In a joint statement, Miami Archbishop Thomas Wenski and Kansas City Archbishop Joseph Naumann lauded the Court’s recognition of the religious freedom of the Little Sisters of the Poor against “attempts to force Catholic religious to cooperate with immoral activities.”

For his part, Joe Biden promised to reverse the religious protections guaranteed by the U.S. Supreme Court in recent decisions allowing private companies and religious groups exemption from Obamacare’s contraceptive mandate.

“As disappointing as the Supreme Court’s ruling is, there is a clear path to fixing it: electing a new President who will end Donald Trump’s ceaseless attempts to gut every aspect of the Affordable Care Act,” Biden said.

In his statement Tuesday, which received “unanimous support” from the bishops’ executive committee, Archbishop Gomez stressed that for a Catholic politician to uphold such positions threatens the common good and confuses other Catholics regarding what the Church teaches.

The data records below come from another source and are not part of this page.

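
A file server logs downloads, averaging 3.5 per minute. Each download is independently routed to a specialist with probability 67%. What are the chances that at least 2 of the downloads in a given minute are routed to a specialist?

Thinning: the downloads that are routed to a specialist themselves form a Poisson process with rate 0.67 × 3.5 = 2.345 per minute.
So μ = 2.345.
P(N ≥ 2) = 1 − P(N ≤ 1) ≈ 0.6794.

0.6794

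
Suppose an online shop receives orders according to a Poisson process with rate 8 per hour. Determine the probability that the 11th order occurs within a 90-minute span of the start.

0.6528

Over the interval, μ = 8 × 1.5 = 12 (a 90-minute span = 1.5 hours).
The 11th arrival falls in the interval iff at least 11 events occur there: P(S_11 ≤ t) = P(N ≥ 11) = 1 − P(N ≤ 10) ≈ 0.6528.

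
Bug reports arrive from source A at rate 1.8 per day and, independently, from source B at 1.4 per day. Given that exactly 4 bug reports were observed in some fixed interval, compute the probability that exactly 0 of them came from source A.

0.0366

Given the total, each event is independently from source A with probability p = λ_A/(λ_A+λ_B) = 1.8/3.2 = 0.5625.
So K ~ Binomial(4, 1.8/3.2): P(K = 0) = C(4,0) · (1.8/3.2)^0 · (1.4/3.2)^4 ≈ 0.0366.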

“These policies pose a serious threat to the common good whenever any politician supports them,” Gomez said. “We have long opposed these policies strongly, and we will continue to do so.

“But when politicians who profess the Catholic faith support them, there are additional problems,” he continued. “Among other things, it creates confusion with the faithful about what the Church actually teaches on these questions.”

Archbishop Gomez said that he has created a bishops’ “Working Group” to deal with a Biden transition, comprising “the chairmen of the committees responsible for the policy areas at stake, as well as Doctrine and Communications.”

According to veteran Catholic commentator Rocco Palmo, the archbishop’s statement responded to “a steady chorus of conservative prelates” who urged “a unified opposition to a Biden White House, lest any cooperation with it be perceived as undermining the church’s pro-life witness on abortion.”